While studying rocks with his geologist parents in Chile, seven-year-old Diego Suarez unearthed the remains of a dinosaur that scientists are calling a relative of the Tyrannosaurus Rex. While the Chilesaurus diegosuarezi shares the small hands and two fingers of its iconic carnivorous cousin, scientists have determined that the newly discovered dinosaur was actually a vegetarian.
Diego Suarez stumbled upon the dinosaur’s bones while looking for stones with his sister during a family trip to Patagonia, and scientists decided to name the creature after the young boy and the region he found it in. Researchers proceeded to dig up over a dozen of the same dinosaur where Suarez first made his discovery, and determined that while some were only the size of a turkey, the dinosaur may have grown to the size of a small horse. The bones also revealed that the Chilesaurus had arms reminiscent of a T. Rex, but had feet similar to that of a long-neck dinosaur and had the pelvis of a more herbivorous species.
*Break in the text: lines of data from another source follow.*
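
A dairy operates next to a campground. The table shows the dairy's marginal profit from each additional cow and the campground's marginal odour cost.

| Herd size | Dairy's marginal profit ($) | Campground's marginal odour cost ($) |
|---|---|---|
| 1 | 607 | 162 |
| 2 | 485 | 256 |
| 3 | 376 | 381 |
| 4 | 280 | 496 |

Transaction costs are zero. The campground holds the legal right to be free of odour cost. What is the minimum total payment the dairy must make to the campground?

$418

Efficient level: marginal profit ≥ marginal odour cost through level 2, so k* = 2.
With the campground holding the right, the dairy must at least compensate total damage at k*: 162 + 256 = 418.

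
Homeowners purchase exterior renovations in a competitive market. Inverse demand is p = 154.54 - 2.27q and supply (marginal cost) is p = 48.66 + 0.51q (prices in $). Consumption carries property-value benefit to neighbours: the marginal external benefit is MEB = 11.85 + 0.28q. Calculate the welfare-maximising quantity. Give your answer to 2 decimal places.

q* = 47.09

Social marginal benefit = demand + MEB = 166.39 - 1.99q.
Set SMB = MC: 166.39 - 1.99q = 48.66 + 0.51q → q* = 47.0920.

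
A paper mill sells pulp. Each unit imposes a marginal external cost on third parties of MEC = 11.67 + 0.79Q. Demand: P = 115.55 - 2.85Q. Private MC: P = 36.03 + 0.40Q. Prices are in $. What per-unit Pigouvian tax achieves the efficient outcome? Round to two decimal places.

tax = $24.94 per unit

Social marginal cost = private MC + MEC = 47.70 + 1.19Q.
Set SMC = demand: 47.70 + 1.19Q = 115.55 - 2.85Q → Q* = 16.7946.
The Pigouvian tax equals MEC at Q*: 11.67 + 0.79×16.7946 = 24.9377.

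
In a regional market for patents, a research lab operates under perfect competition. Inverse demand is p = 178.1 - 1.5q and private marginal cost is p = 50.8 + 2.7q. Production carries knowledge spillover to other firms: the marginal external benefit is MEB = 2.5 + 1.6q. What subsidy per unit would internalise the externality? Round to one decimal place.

Social marginal cost = private MC − MEB = 48.3 + 1.1q.
Set SMC = demand: 48.3 + 1.1q = 178.1 - 1.5q → q* = 49.9231.
The Pigouvian subsidy equals MEB at q*: 2.5 + 1.6×49.9231 = 82.3770.

subsidy = 82.4 per unit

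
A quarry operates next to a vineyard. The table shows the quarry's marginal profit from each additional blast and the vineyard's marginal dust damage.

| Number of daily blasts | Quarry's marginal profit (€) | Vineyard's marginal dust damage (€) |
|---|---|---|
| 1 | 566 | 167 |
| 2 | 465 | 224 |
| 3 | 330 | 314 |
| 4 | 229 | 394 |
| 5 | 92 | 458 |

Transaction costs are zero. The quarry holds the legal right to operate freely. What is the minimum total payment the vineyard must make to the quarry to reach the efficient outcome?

Left alone the quarry would choose level 5 (marginal profit stays positive).
Efficient level: k* = 3 (marginal profit ≥ marginal dust damage through 3).
The vineyard must at least cover the quarry's forgone profit from cutting 5→3: 229 + 92 = 321.

€321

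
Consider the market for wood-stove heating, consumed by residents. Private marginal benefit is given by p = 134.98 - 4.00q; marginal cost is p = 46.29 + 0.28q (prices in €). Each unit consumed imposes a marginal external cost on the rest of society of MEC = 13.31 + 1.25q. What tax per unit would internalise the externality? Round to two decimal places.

Social marginal benefit = demand − MEC = 121.67 - 5.25q.
Set SMB = MC: 121.67 - 5.25q = 46.29 + 0.28q → q* = 13.6311.
The Pigouvian tax equals MEC at q*: 13.31 + 1.25×13.6311 = 30.3489.

tax = €30.35 per unit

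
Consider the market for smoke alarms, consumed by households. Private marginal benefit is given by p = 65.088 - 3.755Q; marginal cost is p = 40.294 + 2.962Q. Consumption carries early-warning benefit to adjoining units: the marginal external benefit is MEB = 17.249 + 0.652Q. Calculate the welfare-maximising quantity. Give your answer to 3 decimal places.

Q* = 6.932

Social marginal benefit = demand + MEB = 82.337 - 3.103Q.
Set SMB = MC: 82.337 - 3.103Q = 40.294 + 2.962Q → Q* = 6.9321.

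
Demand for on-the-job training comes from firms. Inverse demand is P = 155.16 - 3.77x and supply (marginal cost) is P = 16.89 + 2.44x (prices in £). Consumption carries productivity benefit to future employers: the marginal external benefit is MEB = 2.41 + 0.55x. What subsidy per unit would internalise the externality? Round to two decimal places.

subsidy = £16.08 per unit

Social marginal benefit = demand + MEB = 157.57 - 3.22x.
Set SMB = MC: 157.57 - 3.22x = 16.89 + 2.44x → x* = 24.8551.
The Pigouvian subsidy equals MEB at x*: 2.41 + 0.55×24.8551 = 16.0803.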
“Different parts of its body resemble those of other dinosaur groups due to mosaic convergent evolution,” said Martin Ezcurra, a professor at the University of Birmingham, in a recent press release. “In this process, a region or regions of an organism resemble others of unrelated species because of a similar mode of life and evolutionary pressures.”
Ezcurra called the Chilesaurus one of the “most interesting cases of convergent evolution documented in the history of life,” and hopes it will shed new light on the evolutionary patterns of a number of different dinosaurs.